Jerky conveyor belts under stress: sediment connectivity and routing during an extreme flood event in New Zealand

The routing of sediment from source to sink is commonly described as a “jerky” conveyor belt, in which sediment flux is strongly controlled by connectivity between source areas and transfer zones. However, the extent to which extreme flood events increase source connectivity and modify sediment transfer through river reaches via combined hillslope and fluvial processes remains poorly understood. The increasing availability of multitemporal, high-resolution lidar now enables the development of event-scale topographic sediment budgets, providing new insights into sediment flux during extreme events.

In February 2023, the landfall of Cyclone Gabrielle caused catastrophic flooding along the eastern coast of the North Island of Aotearoa New Zealand. Repeat lidar surveys were acquired for three catchments—Esk (264 km²), Aropauanui (158 km²), and Tangoio (71 km²)—to quantify landscape change and develop catchment-scale sediment budgets. Sediment delivery ratios were estimated to be approximately 0.4 across all three rivers, with sediment volumes delivered to the marine environment of 9.6 × 10⁶ m³ for the Esk, 5.1 × 10⁶ m³ for the Aropauanui, and 2.4 × 10⁶ m³ for the Tangoio.

Sediment budgets were further refined through geomorphic mapping and two-dimensional flood modelling to partition sediment sources and sinks into geomorphic process zones. The sediment routing model D-Cascade was used to route upstream sediment supply, combined with hillslope-derived inputs along the reach, through individual river sections.
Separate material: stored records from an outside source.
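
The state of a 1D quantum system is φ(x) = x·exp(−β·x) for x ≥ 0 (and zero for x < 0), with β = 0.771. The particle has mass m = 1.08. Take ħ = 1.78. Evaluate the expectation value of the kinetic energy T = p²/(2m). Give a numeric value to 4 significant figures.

0.8720

T = −(ħ²/2m) d²/dx², so ⟨T⟩ = −(ħ²/2m) ∫ φ*·φ'' dx / ∫|φ|² dx; with m = 1.08.
Differentiate x·exp(−β·x) with the product rule; every integrand then reduces to terms xʲ·e^(−2βx) on [0, ∞), with ∫₀^∞ xʲ·e^(−2βx) dx = j!/(2β)^(j+1).
State is unnormalized: ∫|φ|² dx = 0.54548, and ∫φ*·(−ħ²/2m · φ'') dx = 0.47563, so ⟨T⟩ = 0.47563 / 0.54548.
⟨T⟩ = 0.87196.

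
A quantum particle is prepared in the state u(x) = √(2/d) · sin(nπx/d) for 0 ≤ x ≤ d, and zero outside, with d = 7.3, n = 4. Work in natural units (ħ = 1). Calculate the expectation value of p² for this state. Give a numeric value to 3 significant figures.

2.96

p² u = −ħ² d²u/dx²; ⟨p²⟩ = −ħ² ∫ u*·u'' dx.
d/dx sin(nπx/d) = (nπ/d)·cos(nπx/d) and d²/dx² sin(nπx/d) = −(nπ/d)²·sin(nπx/d); on 0 ≤ x ≤ d, ∫sin²(nπx/d) dx = d/2 and ∫sin(nπx/d)·cos(nπx/d) dx = 0.
⟨p²⟩ = 2.9633.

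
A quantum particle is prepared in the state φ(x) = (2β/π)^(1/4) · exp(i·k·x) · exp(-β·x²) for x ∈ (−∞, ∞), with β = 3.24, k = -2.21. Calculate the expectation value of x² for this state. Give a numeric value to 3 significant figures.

0.0772

⟨x²⟩ = ∫ x²·|φ|² dx (integrals over the domain).
Gaussian moments: ∫x^(2j)·e^(−2βx²) dx = (2j−1)!!/(4β)^j · √(π/(2β)), odd powers integrate to 0; here √(π/(2β)) = 0.69629.
⟨x²⟩ = 0.077160.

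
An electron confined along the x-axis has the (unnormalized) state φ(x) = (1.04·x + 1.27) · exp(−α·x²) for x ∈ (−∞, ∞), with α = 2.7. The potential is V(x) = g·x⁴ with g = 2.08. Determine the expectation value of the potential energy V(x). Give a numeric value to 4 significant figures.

⟨V⟩ = ∫ V(x)·|φ|² dx / ∫|φ|² dx.
Expand each integrand as polynomial × e^(−2αx²) and use ∫x^(2j)·e^(−2αx²) dx = (2j−1)!!/(4α)^j · √(π/(2α)), odd powers → 0; here √(π/(2α)) = 0.76274.
State is unnormalized: ∫|φ|² dx = 1.3066, and ∫φ*·V(x)·φ dx = 0.086247, so ⟨V⟩ = 0.086247 / 1.3066.
⟨V⟩ = 0.066008.

0.06601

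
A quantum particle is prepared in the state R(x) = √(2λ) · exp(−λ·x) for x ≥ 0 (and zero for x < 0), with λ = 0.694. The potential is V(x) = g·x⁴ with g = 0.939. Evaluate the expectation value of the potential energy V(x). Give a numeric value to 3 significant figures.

⟨V⟩ = ∫ V(x)·|R|² dx.
Every integrand reduces to terms xʲ·e^(−2λx) on [0, ∞); use ∫₀^∞ xʲ·e^(−2λx) dx = j!/(2λ)^(j+1).
⟨V⟩ = 6.0718.

6.07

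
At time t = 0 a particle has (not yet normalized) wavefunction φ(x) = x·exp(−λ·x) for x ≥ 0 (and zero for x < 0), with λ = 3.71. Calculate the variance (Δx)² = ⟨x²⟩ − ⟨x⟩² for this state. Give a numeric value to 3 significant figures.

Compute ⟨x⟩ and ⟨x²⟩ separately, then (Δx)² = ⟨x²⟩ − ⟨x⟩².
Every integrand reduces to terms xʲ·e^(−2λx) on [0, ∞); use ∫₀^∞ xʲ·e^(−2λx) dx = j!/(2λ)^(j+1).
Normalization: ∫|φ|² dx = 0.0048957.
⟨x⟩ = 0.40431 and ⟨x²⟩ = 0.21796.
(Δx)² = 0.21796 − (0.40431)² = 0.054490.

0.0545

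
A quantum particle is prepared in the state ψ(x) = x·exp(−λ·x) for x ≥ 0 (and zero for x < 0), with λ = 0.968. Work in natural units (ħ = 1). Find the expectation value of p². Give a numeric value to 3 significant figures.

p² ψ = −ħ² d²ψ/dx²; ⟨p²⟩ = −ħ² ∫ ψ*·ψ'' dx / ∫|ψ|² dx.
Differentiate x·exp(−λ·x) with the product rule; every integrand then reduces to terms xʲ·e^(−2λx) on [0, ∞), with ∫₀^∞ xʲ·e^(−2λx) dx = j!/(2λ)^(j+1).
State is unnormalized: ∫|ψ|² dx = 0.27562, and ∫ψ*·(−ħ² ψ'') dx = 0.25826, so ⟨p²⟩ = 0.25826 / 0.27562.
⟨p²⟩ = 0.93702.

0.937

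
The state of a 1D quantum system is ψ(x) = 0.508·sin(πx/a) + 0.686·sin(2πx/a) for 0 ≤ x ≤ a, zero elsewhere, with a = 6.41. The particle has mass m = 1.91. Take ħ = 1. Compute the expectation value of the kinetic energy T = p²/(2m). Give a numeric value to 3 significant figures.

0.185

T = −(ħ²/2m) d²/dx², so ⟨T⟩ = −(ħ²/2m) ∫ ψ*·ψ'' dx / ∫|ψ|² dx; with m = 1.91.
d²/dx² sin(jπx/a) = −(jπ/a)²·sin(jπx/a); on 0 ≤ x ≤ a, ∫sin²(jπx/a) dx = a/2 and ∫sin(jπx/a)·sin(lπx/a) dx = 0 for j ≠ l, so only diagonal terms survive in ∫|ψ|² and ∫ψ·ψ″; ∫ψ·ψ′ dx = [ψ²/2] between the walls = 0.
State is unnormalized: ∫|ψ|² dx = 2.3354, and ∫ψ*·(−ħ²/2m · ψ'') dx = 0.43137, so ⟨T⟩ = 0.43137 / 2.3354.
⟨T⟩ = 0.18471.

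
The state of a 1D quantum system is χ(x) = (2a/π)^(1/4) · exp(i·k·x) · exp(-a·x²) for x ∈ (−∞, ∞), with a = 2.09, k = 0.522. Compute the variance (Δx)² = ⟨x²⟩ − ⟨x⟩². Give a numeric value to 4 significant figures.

Compute ⟨x⟩ and ⟨x²⟩ separately, then (Δx)² = ⟨x²⟩ − ⟨x⟩².
Gaussian moments: ∫x^(2j)·e^(−2ax²) dx = (2j−1)!!/(4a)^j · √(π/(2a)), odd powers integrate to 0; here √(π/(2a)) = 0.86694.
⟨x⟩ = 0.0000 and ⟨x²⟩ = 0.11962.
(Δx)² = 0.11962 − (0.0000)² = 0.11962.

0.1196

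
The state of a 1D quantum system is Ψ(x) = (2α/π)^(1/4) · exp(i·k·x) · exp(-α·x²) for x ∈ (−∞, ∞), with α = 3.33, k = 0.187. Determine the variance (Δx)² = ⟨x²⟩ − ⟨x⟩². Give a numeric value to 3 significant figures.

0.0751

Compute ⟨x⟩ and ⟨x²⟩ separately, then (Δx)² = ⟨x²⟩ − ⟨x⟩².
Gaussian moments: ∫x^(2j)·e^(−2αx²) dx = (2j−1)!!/(4α)^j · √(π/(2α)), odd powers integrate to 0; here √(π/(2α)) = 0.68681.
⟨x⟩ = 0.0000 and ⟨x²⟩ = 0.075075.
(Δx)² = 0.075075 − (0.0000)² = 0.075075.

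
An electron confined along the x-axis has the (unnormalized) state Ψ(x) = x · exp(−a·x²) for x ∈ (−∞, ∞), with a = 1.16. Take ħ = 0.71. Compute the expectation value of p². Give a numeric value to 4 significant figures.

p² Ψ = −ħ² d²Ψ/dx²; ⟨p²⟩ = −ħ² ∫ Ψ*·Ψ'' dx / ∫|Ψ|² dx.
Expand each integrand as polynomial × e^(−2ax²) and use ∫x^(2j)·e^(−2ax²) dx = (2j−1)!!/(4a)^j · √(π/(2a)), odd powers → 0; here √(π/(2a)) = 1.1637. Differentiate with the product rule, d/dx e^(−ax²) = −2ax·e^(−ax²).
State is unnormalized: ∫|Ψ|² dx = 0.25079, and ∫Ψ*·(−ħ² Ψ'') dx = 0.43996, so ⟨p²⟩ = 0.43996 / 0.25079.
⟨p²⟩ = 1.7543.

1.754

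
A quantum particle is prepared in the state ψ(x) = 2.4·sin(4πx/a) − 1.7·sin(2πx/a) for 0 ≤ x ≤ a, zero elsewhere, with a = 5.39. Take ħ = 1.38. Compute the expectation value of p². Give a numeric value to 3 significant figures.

7.76

p² ψ = −ħ² d²ψ/dx²; ⟨p²⟩ = −ħ² ∫ ψ*·ψ'' dx / ∫|ψ|² dx.
d²/dx² sin(jπx/a) = −(jπ/a)²·sin(jπx/a); on 0 ≤ x ≤ a, ∫sin²(jπx/a) dx = a/2 and ∫sin(jπx/a)·sin(lπx/a) dx = 0 for j ≠ l, so only diagonal terms survive in ∫|ψ|² and ∫ψ·ψ″; ∫ψ·ψ′ dx = [ψ²/2] between the walls = 0.
State is unnormalized: ∫|ψ|² dx = 23.312, and ∫ψ*·(−ħ² ψ'') dx = 180.84, so ⟨p²⟩ = 180.84 / 23.312.
⟨p²⟩ = 7.7576.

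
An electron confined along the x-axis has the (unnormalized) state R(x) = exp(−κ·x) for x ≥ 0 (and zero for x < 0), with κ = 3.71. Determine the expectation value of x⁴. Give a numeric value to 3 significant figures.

⟨x⁴⟩ = ∫ x⁴·|R|² dx / ∫|R|² dx (integrals over the domain).
Every integrand reduces to terms xʲ·e^(−2κx) on [0, ∞); use ∫₀^∞ xʲ·e^(−2κx) dx = j!/(2κ)^(j+1).
State is unnormalized: ∫|R|² dx = 0.13477, and ∫R*·x⁴·R dx = 0.0010671, so ⟨x⁴⟩ = 0.0010671 / 0.13477.
⟨x⁴⟩ = 0.0079176.

0.00792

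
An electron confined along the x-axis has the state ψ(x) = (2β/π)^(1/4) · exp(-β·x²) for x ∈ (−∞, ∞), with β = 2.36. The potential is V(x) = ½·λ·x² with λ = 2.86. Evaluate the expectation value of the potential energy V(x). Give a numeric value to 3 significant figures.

0.151

⟨V⟩ = ∫ V(x)·|ψ|² dx.
Gaussian moments: ∫x^(2j)·e^(−2βx²) dx = (2j−1)!!/(4β)^j · √(π/(2β)), odd powers integrate to 0; here √(π/(2β)) = 0.81584.
⟨V⟩ = 0.15148.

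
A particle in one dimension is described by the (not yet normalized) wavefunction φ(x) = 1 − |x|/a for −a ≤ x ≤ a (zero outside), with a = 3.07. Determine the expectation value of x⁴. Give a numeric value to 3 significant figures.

⟨x⁴⟩ = ∫ x⁴·|φ|² dx / ∫|φ|² dx (integrals over the domain).
φ is even, so ∫ over [−a, a] = 2∫₀ᵃ with φ = 1 − x/a there: ∫₀ᵃ (1 − x/a)² dx = a/3, ∫₀ᵃ x²(1 − x/a)² dx = a³/30, ∫₀ᵃ x⁴(1 − x/a)² dx = a⁵/105.
State is unnormalized: ∫|φ|² dx = 2.0467, and ∫φ*·x⁴·φ dx = 5.1944, so ⟨x⁴⟩ = 5.1944 / 2.0467.
⟨x⁴⟩ = 2.5380.

2.54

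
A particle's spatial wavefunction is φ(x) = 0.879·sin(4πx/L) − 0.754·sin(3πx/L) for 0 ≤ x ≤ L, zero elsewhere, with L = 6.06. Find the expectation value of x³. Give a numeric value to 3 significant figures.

⟨x³⟩ = ∫ x³·|φ|² dx / ∫|φ|² dx (integrals over the domain).
On 0 ≤ x ≤ L (j ≠ l): ∫sin²(jπx/L) dx = L/2, ∫sin(jπx/L)·sin(lπx/L) dx = 0; diagonal moments ∫x·sin²(jπx/L) dx = L²/4, ∫x²·sin²(jπx/L) dx = L³·(1/6 − 1/(4j²π²)); cross terms ∫x·sin(jπx/L)·sin(lπx/L) dx = 0 for j + l even and −4jlL²/(π²(j² − l²)²) for j + l odd, ∫x²·sin(jπx/L)·sin(lπx/L) dx = (−1)^(j+l)·4jlL³/(π²(j² − l²)²); higher powers the same way via product-to-sum and parts.
State is unnormalized: ∫|φ|² dx = 4.0637, and ∫φ*·x³·φ dx = 376.46, so ⟨x³⟩ = 376.46 / 4.0637.
⟨x³⟩ = 92.639.

92.6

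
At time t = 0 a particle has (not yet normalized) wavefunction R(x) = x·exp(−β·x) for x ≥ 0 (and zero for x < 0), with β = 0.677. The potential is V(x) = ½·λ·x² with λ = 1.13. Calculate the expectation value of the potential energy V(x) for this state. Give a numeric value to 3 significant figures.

⟨V⟩ = ∫ V(x)·|R|² dx / ∫|R|² dx.
Every integrand reduces to terms xʲ·e^(−2βx) on [0, ∞); use ∫₀^∞ xʲ·e^(−2βx) dx = j!/(2β)^(j+1).
State is unnormalized: ∫|R|² dx = 0.80570, and ∫R*·V(x)·R dx = 2.9797, so ⟨V⟩ = 2.9797 / 0.80570.
⟨V⟩ = 3.6982.

3.70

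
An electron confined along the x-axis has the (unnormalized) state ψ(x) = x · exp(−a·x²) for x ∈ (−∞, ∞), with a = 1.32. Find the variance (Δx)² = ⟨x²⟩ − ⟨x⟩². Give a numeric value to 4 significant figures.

0.5682

Compute ⟨x⟩ and ⟨x²⟩ separately, then (Δx)² = ⟨x²⟩ − ⟨x⟩².
Expand each integrand as polynomial × e^(−2ax²) and use ∫x^(2j)·e^(−2ax²) dx = (2j−1)!!/(4a)^j · √(π/(2a)), odd powers → 0; here √(π/(2a)) = 1.0909.
Normalization: ∫|ψ|² dx = 0.20660.
⟨x⟩ = 0.0000 and ⟨x²⟩ = 0.56818.
(Δx)² = 0.56818 − (0.0000)² = 0.56818.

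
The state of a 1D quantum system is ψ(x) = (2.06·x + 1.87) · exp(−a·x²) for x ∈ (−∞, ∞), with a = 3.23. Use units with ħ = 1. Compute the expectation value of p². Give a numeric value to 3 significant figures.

p² ψ = −ħ² d²ψ/dx²; ⟨p²⟩ = −ħ² ∫ ψ*·ψ'' dx / ∫|ψ|² dx.
Expand each integrand as polynomial × e^(−2ax²) and use ∫x^(2j)·e^(−2ax²) dx = (2j−1)!!/(4a)^j · √(π/(2a)), odd powers → 0; here √(π/(2a)) = 0.69736. Differentiate with the product rule, d/dx e^(−ax²) = −2ax·e^(−ax²).
State is unnormalized: ∫|ψ|² dx = 2.6677, and ∫ψ*·(−ħ² ψ'') dx = 10.096, so ⟨p²⟩ = 10.096 / 2.6677.
⟨p²⟩ = 3.7847.

3.78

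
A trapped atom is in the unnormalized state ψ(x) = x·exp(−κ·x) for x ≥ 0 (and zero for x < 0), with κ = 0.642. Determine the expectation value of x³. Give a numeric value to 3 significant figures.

28.3

⟨x³⟩ = ∫ x³·|ψ|² dx / ∫|ψ|² dx (integrals over the domain).
Every integrand reduces to terms xʲ·e^(−2κx) on [0, ∞); use ∫₀^∞ xʲ·e^(−2κx) dx = j!/(2κ)^(j+1).
State is unnormalized: ∫|ψ|² dx = 0.94479, and ∫ψ*·x³·ψ dx = 26.779, so ⟨x³⟩ = 26.779 / 0.94479.
⟨x³⟩ = 28.344.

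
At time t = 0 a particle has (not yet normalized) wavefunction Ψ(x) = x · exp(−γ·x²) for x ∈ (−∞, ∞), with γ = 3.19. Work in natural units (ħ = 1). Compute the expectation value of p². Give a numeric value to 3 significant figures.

p² Ψ = −ħ² d²Ψ/dx²; ⟨p²⟩ = −ħ² ∫ Ψ*·Ψ'' dx / ∫|Ψ|² dx.
Expand each integrand as polynomial × e^(−2γx²) and use ∫x^(2j)·e^(−2γx²) dx = (2j−1)!!/(4γ)^j · √(π/(2γ)), odd powers → 0; here √(π/(2γ)) = 0.70172. Differentiate with the product rule, d/dx e^(−γx²) = −2γx·e^(−γx²).
State is unnormalized: ∫|Ψ|² dx = 0.054994, and ∫Ψ*·(−ħ² Ψ'') dx = 0.52629, so ⟨p²⟩ = 0.52629 / 0.054994.
⟨p²⟩ = 9.5700.

9.57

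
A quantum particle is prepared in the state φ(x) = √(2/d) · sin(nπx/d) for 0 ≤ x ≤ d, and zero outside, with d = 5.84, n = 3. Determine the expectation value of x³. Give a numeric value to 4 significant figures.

⟨x³⟩ = ∫ x³·|φ|² dx (integrals over the domain).
With sin²θ = (1 − cos2θ)/2 on 0 ≤ x ≤ d: ∫sin²(nπx/d) dx = d/2, ∫x·sin²(nπx/d) dx = d²/4, ∫x²·sin²(nπx/d) dx = d³·(1/6 − 1/(4n²π²)); higher powers xᵏ the same way, integrating xᵏ·cos(2nπx/d) by parts.
⟨x³⟩ = 48.112.

48.11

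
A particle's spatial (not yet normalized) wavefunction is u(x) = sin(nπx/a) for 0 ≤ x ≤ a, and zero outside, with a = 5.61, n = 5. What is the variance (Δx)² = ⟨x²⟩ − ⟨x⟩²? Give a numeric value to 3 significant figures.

2.56

Compute ⟨x⟩ and ⟨x²⟩ separately, then (Δx)² = ⟨x²⟩ − ⟨x⟩².
With sin²θ = (1 − cos2θ)/2 on 0 ≤ x ≤ a: ∫sin²(nπx/a) dx = a/2, ∫x·sin²(nπx/a) dx = a²/4, ∫x²·sin²(nπx/a) dx = a³·(1/6 − 1/(4n²π²)); higher powers xᵏ the same way, integrating xᵏ·cos(2nπx/a) by parts.
Normalization: ∫|u|² dx = 2.8050.
⟨x⟩ = 2.8050 and ⟨x²⟩ = 10.427.
(Δx)² = 10.427 − (2.8050)² = 2.5589.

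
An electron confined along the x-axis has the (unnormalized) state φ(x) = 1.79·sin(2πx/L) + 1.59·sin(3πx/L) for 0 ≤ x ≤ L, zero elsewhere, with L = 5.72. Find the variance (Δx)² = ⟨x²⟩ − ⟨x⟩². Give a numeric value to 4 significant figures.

1.193

Compute ⟨x⟩ and ⟨x²⟩ separately, then (Δx)² = ⟨x²⟩ − ⟨x⟩².
On 0 ≤ x ≤ L (j ≠ l): ∫sin²(jπx/L) dx = L/2, ∫sin(jπx/L)·sin(lπx/L) dx = 0; diagonal moments ∫x·sin²(jπx/L) dx = L²/4, ∫x²·sin²(jπx/L) dx = L³·(1/6 − 1/(4j²π²)); cross terms ∫x·sin(jπx/L)·sin(lπx/L) dx = 0 for j + l even and −4jlL²/(π²(j² − l²)²) for j + l odd, ∫x²·sin(jπx/L)·sin(lπx/L) dx = (−1)^(j+l)·4jlL³/(π²(j² − l²)²); higher powers the same way via product-to-sum and parts.
Normalization: ∫|φ|² dx = 16.394.
⟨x⟩ = 1.7550 and ⟨x²⟩ = 4.2728.
(Δx)² = 4.2728 − (1.7550)² = 1.1927.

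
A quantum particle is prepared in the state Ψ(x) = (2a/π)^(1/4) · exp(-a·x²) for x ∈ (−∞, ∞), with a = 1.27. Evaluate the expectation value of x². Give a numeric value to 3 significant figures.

0.197

⟨x²⟩ = ∫ x²·|Ψ|² dx (integrals over the domain).
Gaussian moments: ∫x^(2j)·e^(−2ax²) dx = (2j−1)!!/(4a)^j · √(π/(2a)), odd powers integrate to 0; here √(π/(2a)) = 1.1121.
⟨x²⟩ = 0.19685.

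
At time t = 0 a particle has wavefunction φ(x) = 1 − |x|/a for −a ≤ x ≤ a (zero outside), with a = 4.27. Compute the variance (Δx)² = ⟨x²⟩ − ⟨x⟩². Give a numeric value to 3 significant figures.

1.82

Compute ⟨x⟩ and ⟨x²⟩ separately, then (Δx)² = ⟨x²⟩ − ⟨x⟩².
φ is even, so ∫ over [−a, a] = 2∫₀ᵃ with φ = 1 − x/a there: ∫₀ᵃ (1 − x/a)² dx = a/3, ∫₀ᵃ x²(1 − x/a)² dx = a³/30, ∫₀ᵃ x⁴(1 − x/a)² dx = a⁵/105.
Normalization: ∫|φ|² dx = 2.8467.
⟨x⟩ = 0.0000 and ⟨x²⟩ = 1.8233.
(Δx)² = 1.8233 − (0.0000)² = 1.8233.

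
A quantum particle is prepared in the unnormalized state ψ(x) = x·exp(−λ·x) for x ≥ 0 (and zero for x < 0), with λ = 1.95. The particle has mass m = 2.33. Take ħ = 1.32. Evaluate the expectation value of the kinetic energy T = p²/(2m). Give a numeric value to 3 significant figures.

1.42

T = −(ħ²/2m) d²/dx², so ⟨T⟩ = −(ħ²/2m) ∫ ψ*·ψ'' dx / ∫|ψ|² dx; with m = 2.33.
Differentiate x·exp(−λ·x) with the product rule; every integrand then reduces to terms xʲ·e^(−2λx) on [0, ∞), with ∫₀^∞ xʲ·e^(−2λx) dx = j!/(2λ)^(j+1).
State is unnormalized: ∫|ψ|² dx = 0.033716, and ∫ψ*·(−ħ²/2m · ψ'') dx = 0.047937, so ⟨T⟩ = 0.047937 / 0.033716.
⟨T⟩ = 1.4218.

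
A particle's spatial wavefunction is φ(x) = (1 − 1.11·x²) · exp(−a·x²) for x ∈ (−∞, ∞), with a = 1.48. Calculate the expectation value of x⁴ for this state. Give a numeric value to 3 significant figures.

⟨x⁴⟩ = ∫ x⁴·|φ|² dx / ∫|φ|² dx (integrals over the domain).
Expand each integrand as polynomial × e^(−2ax²) and use ∫x^(2j)·e^(−2ax²) dx = (2j−1)!!/(4a)^j · √(π/(2a)), odd powers → 0; here √(π/(2a)) = 1.0302.
State is unnormalized: ∫|φ|² dx = 0.75254, and ∫φ*·x⁴·φ dx = 0.031348, so ⟨x⁴⟩ = 0.031348 / 0.75254.
⟨x⁴⟩ = 0.041656.

0.0417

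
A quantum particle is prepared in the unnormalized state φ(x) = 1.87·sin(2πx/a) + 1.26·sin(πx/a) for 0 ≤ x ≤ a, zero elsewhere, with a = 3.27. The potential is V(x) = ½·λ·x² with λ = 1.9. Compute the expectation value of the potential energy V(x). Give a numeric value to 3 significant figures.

1.44

⟨V⟩ = ∫ V(x)·|φ|² dx / ∫|φ|² dx.
On 0 ≤ x ≤ a (j ≠ l): ∫sin²(jπx/a) dx = a/2, ∫sin(jπx/a)·sin(lπx/a) dx = 0; diagonal moments ∫x·sin²(jπx/a) dx = a²/4, ∫x²·sin²(jπx/a) dx = a³·(1/6 − 1/(4j²π²)); cross terms ∫x·sin(jπx/a)·sin(lπx/a) dx = 0 for j + l even and −4jla²/(π²(j² − l²)²) for j + l odd, ∫x²·sin(jπx/a)·sin(lπx/a) dx = (−1)^(j+l)·4jla³/(π²(j² − l²)²); higher powers the same way via product-to-sum and parts.
State is unnormalized: ∫|φ|² dx = 8.3132, and ∫φ*·V(x)·φ dx = 11.980, so ⟨V⟩ = 11.980 / 8.3132.
⟨V⟩ = 1.4411.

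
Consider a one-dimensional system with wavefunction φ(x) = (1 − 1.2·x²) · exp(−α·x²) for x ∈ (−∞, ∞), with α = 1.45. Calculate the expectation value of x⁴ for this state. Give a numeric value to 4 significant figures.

⟨x⁴⟩ = ∫ x⁴·|φ|² dx / ∫|φ|² dx (integrals over the domain).
Expand each integrand as polynomial × e^(−2αx²) and use ∫x^(2j)·e^(−2αx²) dx = (2j−1)!!/(4α)^j · √(π/(2α)), odd powers → 0; here √(π/(2α)) = 1.0408.
State is unnormalized: ∫|φ|² dx = 0.74380, and ∫φ*·x⁴·φ dx = 0.039843, so ⟨x⁴⟩ = 0.039843 / 0.74380.
⟨x⁴⟩ = 0.053567.

0.05357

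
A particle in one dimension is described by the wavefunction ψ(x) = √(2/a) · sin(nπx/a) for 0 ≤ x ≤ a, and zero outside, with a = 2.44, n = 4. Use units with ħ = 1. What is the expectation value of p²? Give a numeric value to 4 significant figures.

p² ψ = −ħ² d²ψ/dx²; ⟨p²⟩ = −ħ² ∫ ψ*·ψ'' dx.
d/dx sin(nπx/a) = (nπ/a)·cos(nπx/a) and d²/dx² sin(nπx/a) = −(nπ/a)²·sin(nπx/a); on 0 ≤ x ≤ a, ∫sin²(nπx/a) dx = a/2 and ∫sin(nπx/a)·cos(nπx/a) dx = 0.
⟨p²⟩ = 26.524.

26.52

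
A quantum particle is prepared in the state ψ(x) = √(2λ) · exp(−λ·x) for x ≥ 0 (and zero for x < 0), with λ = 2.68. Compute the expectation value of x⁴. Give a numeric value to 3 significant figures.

0.0291

⟨x⁴⟩ = ∫ x⁴·|ψ|² dx (integrals over the domain).
Every integrand reduces to terms xʲ·e^(−2λx) on [0, ∞); use ∫₀^∞ xʲ·e^(−2λx) dx = j!/(2λ)^(j+1).
⟨x⁴⟩ = 0.029077.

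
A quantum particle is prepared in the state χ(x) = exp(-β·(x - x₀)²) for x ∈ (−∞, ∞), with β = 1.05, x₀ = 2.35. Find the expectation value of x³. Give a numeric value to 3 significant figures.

⟨x³⟩ = ∫ x³·|χ|² dx / ∫|χ|² dx (integrals over the domain).
Gaussian moments (u = x − x₀): ∫u^(2j)·e^(−2βu²) du = (2j−1)!!/(4β)^j · √(π/(2β)), odd powers integrate to 0; here √(π/(2β)) = 1.2231.
State is unnormalized: ∫|χ|² dx = 1.2231, and ∫χ*·x³·χ dx = 17.926, so ⟨x³⟩ = 17.926 / 1.2231.
⟨x³⟩ = 14.656.

14.7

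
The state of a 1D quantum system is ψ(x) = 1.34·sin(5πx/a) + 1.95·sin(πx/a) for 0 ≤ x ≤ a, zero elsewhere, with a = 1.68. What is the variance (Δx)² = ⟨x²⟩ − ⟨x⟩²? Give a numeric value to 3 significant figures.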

Results identify river reaches where observed sediment fluxes exceed modelled fluvial transport capacity, indicating locations where debris-flow-dominated transport processes likely governed sediment routing during the cyclone. These findings demonstrate the potential importance of non-fluvial processes in shaping sediment transfer during extreme floods and highlight the value of lidar-based sediment budgets for resolving sediment dynamics at the event scale.